Rove, Bush’s closest adviser, told a grand jury the e-mail was consistent with his recollection that his intention in talking with Cooper wasn’t to divulge Plame’s identity but to caution the reporter against certain allegations Plame’s husband was making, according to legal professionals familiar with Rove’s testimony.

They spoke only on condition of anonymity because of the secrecy of the grand jury investigation.

Rove sent the e-mail shortly before leaving the White House early for a family vacation that weekend, already aware that Novak was planning an article about Plame and Wilson in his column, the legal sources said.

Rove also knew that then-CIA Director George Tenet was about to issue a dramatic statement that took responsibility for some bad Iraq intelligence but that also called into question some of Wilson’s assertions, the sources said.

Republicans cheered the latest revelations Friday, saying they showed Rove wasn’t trying to hurt Plame but instead was trying to informally warn reporters to be cautious about some of Wilson’s claims.

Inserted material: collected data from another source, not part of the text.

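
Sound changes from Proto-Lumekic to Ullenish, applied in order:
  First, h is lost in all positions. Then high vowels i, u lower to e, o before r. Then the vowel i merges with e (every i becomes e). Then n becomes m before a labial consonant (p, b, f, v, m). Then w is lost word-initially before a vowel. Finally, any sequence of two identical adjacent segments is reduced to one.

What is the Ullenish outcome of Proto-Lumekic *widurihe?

edore

Ullenish: *widurihe > widurie > widorie > wedoree > edoree > edore  (by h-loss, pre-rhotic lowering, vowel merger, glide loss, degemination)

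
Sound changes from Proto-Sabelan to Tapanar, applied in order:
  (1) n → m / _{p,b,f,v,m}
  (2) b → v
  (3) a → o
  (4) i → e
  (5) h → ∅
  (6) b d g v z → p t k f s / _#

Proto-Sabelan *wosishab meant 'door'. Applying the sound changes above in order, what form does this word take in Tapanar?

wosesof

Tapanar: *wosishab > wosishav > wosishov > woseshov > wosesov > wosesof  (by unconditioned shift, vowel merger, vowel merger, h-loss, final devoicing)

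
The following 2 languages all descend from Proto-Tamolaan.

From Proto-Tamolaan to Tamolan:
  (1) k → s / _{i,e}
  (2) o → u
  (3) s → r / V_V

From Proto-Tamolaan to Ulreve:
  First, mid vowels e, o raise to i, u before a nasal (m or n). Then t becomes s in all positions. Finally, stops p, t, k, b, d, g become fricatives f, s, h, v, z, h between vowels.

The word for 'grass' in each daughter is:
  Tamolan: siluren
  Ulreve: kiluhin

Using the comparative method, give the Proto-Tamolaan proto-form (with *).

*kiluken

Position 6: Tamolan has e, Ulreve has i. Tamolan preserves e here (none of its changes turn any other segment into e), so the proto-segment is *e.
Position 1: Tamolan has s, Ulreve has k. Ulreve preserves k here (none of its changes turn any other segment into k), so the proto-segment is *k.
This points to *kiluken. Verify forward in each daughter:
Tamolan: *kiluken
  kiluken → silusen   [palatalisation]
  silusen (rule 2 does not apply)
  silusen → siluren   [rhotacism]
  giving Tamolan siluren.
Ulreve: start from *kiluken.
  rule 1 (pre-nasal raising): kiluken → kilukin
  rule 2: no change — kilukin
  rule 3 (intervocalic lenition): kilukin → kiluhin
  ⇒ Ulreve kiluhin
*kiluken is the unique common source.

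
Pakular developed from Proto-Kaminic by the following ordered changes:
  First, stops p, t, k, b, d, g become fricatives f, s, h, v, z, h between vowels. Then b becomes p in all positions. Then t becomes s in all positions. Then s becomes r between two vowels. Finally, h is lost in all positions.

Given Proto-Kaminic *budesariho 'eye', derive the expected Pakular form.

puzerario

Pakular: *budesariho
  budesariho → buzesariho   [intervocalic lenition]
  buzesariho → puzesariho   [unconditioned shift]
  puzesariho (rule 3 does not apply)
  puzesariho → puzerariho   [rhotacism]
  puzerariho → puzerario   [h-loss]
  giving Pakular puzerario.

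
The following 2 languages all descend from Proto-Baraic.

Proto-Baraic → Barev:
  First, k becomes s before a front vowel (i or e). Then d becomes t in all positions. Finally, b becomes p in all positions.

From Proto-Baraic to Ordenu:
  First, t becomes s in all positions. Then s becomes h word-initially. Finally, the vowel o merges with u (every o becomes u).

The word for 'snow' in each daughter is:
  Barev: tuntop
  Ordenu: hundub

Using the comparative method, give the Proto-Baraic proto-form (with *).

*tundob

Position 1: Barev has t, Ordenu has h. Taking the neighbouring segments as reconstructed: Barev t could go back to *t or *d; Ordenu h could go back to *t or *s or *h — the one source consistent with every daughter is *t.
Position 4: Barev has t, Ordenu has d. Ordenu preserves d here (none of its changes turn any other segment into d), so the proto-segment is *d.
Verify the candidate proto-form against each daughter:
Barev: *tundob > tuntob > tuntop  (by unconditioned shift, unconditioned shift)
Ordenu: start from *tundob.
  rule 1 (unconditioned shift): tundob → sundob
  rule 2 (debuccalisation): sundob → hundob
  rule 3 (vowel merger): hundob → hundub
  ⇒ Ordenu hundub
Only *tundob yields all of Barev tuntop, Ordenu hundub.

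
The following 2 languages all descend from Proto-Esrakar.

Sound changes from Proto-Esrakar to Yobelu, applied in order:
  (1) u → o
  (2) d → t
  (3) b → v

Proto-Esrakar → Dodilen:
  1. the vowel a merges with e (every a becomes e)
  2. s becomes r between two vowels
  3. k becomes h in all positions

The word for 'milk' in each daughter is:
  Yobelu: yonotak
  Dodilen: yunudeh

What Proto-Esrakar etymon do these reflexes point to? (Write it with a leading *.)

Position 7: Yobelu has k, Dodilen has h. Yobelu preserves k here (none of its changes turn any other segment into k), so the proto-segment is *k.
Position 6: Yobelu has a, Dodilen has e. Yobelu preserves a here (none of its changes turn any other segment into a), so the proto-segment is *a.
Continuing position by position gives *yunudak; check it forward:
Yobelu: start from *yunudak.
  rule 1 (vowel merger): yunudak → yonodak
  rule 2 (unconditioned shift): yonodak → yonotak
  rule 3: no change — yonotak
  ⇒ Yobelu yonotak
Dodilen: *yunudak
  yunudak → yunudek   [vowel merger]
  yunudek (rule 2 does not apply)
  yunudek → yunudeh   [unconditioned shift]
  giving Dodilen yunudeh.
*yunudak is the unique common source.

*yunudak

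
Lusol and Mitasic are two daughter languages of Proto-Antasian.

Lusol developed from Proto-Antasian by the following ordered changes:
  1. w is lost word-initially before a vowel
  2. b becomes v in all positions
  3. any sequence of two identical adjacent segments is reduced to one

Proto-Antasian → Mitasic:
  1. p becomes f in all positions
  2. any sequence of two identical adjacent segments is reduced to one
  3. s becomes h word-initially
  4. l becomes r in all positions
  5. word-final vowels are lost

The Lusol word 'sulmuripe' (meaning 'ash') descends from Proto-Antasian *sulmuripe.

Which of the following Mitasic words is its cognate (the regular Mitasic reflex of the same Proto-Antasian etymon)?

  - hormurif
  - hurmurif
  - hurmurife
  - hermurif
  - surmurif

Mitasic: *sulmuripe
  sulmuripe → sulmurife   [unconditioned shift]
  sulmurife (rule 2 does not apply)
  sulmurife → hulmurife   [debuccalisation]
  hulmurife → hurmurife   [unconditioned shift]
  hurmurife → hurmurif   [apocope]
  giving Mitasic hurmurif.
Only 'hurmurif' matches the regular Mitasic development of *sulmuripe.

hurmurif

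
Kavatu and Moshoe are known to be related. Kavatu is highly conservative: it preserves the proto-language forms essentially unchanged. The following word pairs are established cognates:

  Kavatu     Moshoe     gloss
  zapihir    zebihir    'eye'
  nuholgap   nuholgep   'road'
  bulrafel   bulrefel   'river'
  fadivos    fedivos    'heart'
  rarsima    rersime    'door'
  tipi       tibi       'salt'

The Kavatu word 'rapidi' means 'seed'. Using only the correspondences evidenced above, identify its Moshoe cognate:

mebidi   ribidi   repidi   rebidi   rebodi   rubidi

zapihir ~ zebihir, nuholgap ~ nuholgep — Kavatu a corresponds to Moshoe e after a consonant, before a labial obstruent.
zapihir ~ zebihir, tipi ~ tibi — Kavatu p corresponds to Moshoe b between vowels (before a front vowel).
Applying these to Kavatu 'rapidi':
  rapidi → repidi   (a→e after a consonant, before a labial obstruent)
  repidi → rebidi   (p→b between vowels (before a front vowel))
So the Moshoe cognate is 'rebidi'.

rebidi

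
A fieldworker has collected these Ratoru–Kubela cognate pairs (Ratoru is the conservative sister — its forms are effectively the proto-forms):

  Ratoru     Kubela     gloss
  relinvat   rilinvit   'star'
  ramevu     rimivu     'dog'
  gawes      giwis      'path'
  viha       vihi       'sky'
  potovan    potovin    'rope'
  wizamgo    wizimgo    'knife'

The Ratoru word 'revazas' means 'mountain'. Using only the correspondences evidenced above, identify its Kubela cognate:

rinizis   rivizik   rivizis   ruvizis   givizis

ramevu ~ rimivu — Ratoru e corresponds to Kubela i after a consonant, before a labial obstruent.
relinvat ~ rilinvit, gawes ~ giwis — Ratoru a corresponds to Kubela i after a consonant, before a consonant other than r, m, n, p, b, f, v.
Applying these to Ratoru 'revazas':
  revazas → rivazas   (e→i after a consonant, before a labial obstruent)
  rivazas → rivizas   (a→i after a consonant, before a consonant other than r, m, n, p, b, f, v)
  rivizas → rivizis   (a→i after a consonant, before a consonant other than r, m, n, p, b, f, v)
So the Kubela cognate is 'rivizis'.

rivizis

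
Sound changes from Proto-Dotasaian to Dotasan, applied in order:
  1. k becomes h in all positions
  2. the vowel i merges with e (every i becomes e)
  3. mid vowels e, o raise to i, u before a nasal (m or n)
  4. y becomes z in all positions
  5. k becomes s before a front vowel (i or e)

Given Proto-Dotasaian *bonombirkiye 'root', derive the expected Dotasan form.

Dotasan: start from *bonombirkiye.
  rule 1 (unconditioned shift): bonombirkiye → bonombirhiye
  rule 2 (vowel merger): bonombirhiye → bonomberheye
  rule 3 (pre-nasal raising): bonomberheye → bunumberheye
  rule 4 (unconditioned shift): bunumberheye → bunumberheze
  rule 5: no change — bunumberheze
  ⇒ Dotasan bunumberheze

bunumberheze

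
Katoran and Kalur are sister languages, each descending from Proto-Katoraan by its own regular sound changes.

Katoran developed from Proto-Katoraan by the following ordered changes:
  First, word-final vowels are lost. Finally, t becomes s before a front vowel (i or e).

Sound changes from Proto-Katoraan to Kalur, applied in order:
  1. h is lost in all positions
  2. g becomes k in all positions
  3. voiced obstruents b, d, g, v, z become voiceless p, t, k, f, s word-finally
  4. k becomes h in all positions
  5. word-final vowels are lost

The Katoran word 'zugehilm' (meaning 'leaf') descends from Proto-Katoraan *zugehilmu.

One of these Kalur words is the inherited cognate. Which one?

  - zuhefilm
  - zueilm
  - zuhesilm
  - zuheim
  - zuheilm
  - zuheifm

zuheilm

Kalur: *zugehilmu > zugeilmu > zukeilmu > zuheilmu > zuheilm  (by h-loss, unconditioned shift, unconditioned shift, apocope)
Only 'zuheilm' matches the regular Kalur development of *zugehilmu.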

“What it says is, Karl Rove wasn’t the leaker, he was actually the recipient of the information, not the provider,” Republican National Committee chairman Ken Mehlman said on Fox News. “So there are probably a lot of folks in Washington who have prejudged this, who have rushed to judgment who are trying to smear Karl Rove.”

Democrats, however, said that even if Rove wasn’t the leaker, someone still divulged Plame’s identity and possibly violated the law.

House Democratic leader Nancy Pelosi and other party leaders asked House Speaker Dennis Hastert on Friday to let Congress hold hearings into the controversy regardless of the criminal probe now under way.

“In previous Republican Congresses the fact that a criminal investigation was under way did not prevent extensive hearings from being held on other, much less significant matters,” Pelosi wrote.

Federal law prohibits government officials from divulging the identity of an undercover intelligence officer. But in order to bring charges, prosecutors must prove the official knew the officer was covert and nonetheless knowingly divulged his or her identity.

Rove’s conversations with Novak and Cooper took place just days after Wilson suggested in his opinion piece in The New York Times that some of the intelligence related to Iraq’s nuclear weapons program was used to exaggerate the Iraqi threat.

Summarizing a trip he made to Africa on behalf of the CIA, Wilson wrote that he’d concluded it was highly doubtful the nation of Niger had sold uranium yellowcake to Iraq.

Tenet issued a lengthy statement five days later saying he never should have allowed Bush to use the Niger information in his State of the Union address but that Wilson’s report did not resolve whether Iraq was seeking uranium from abroad.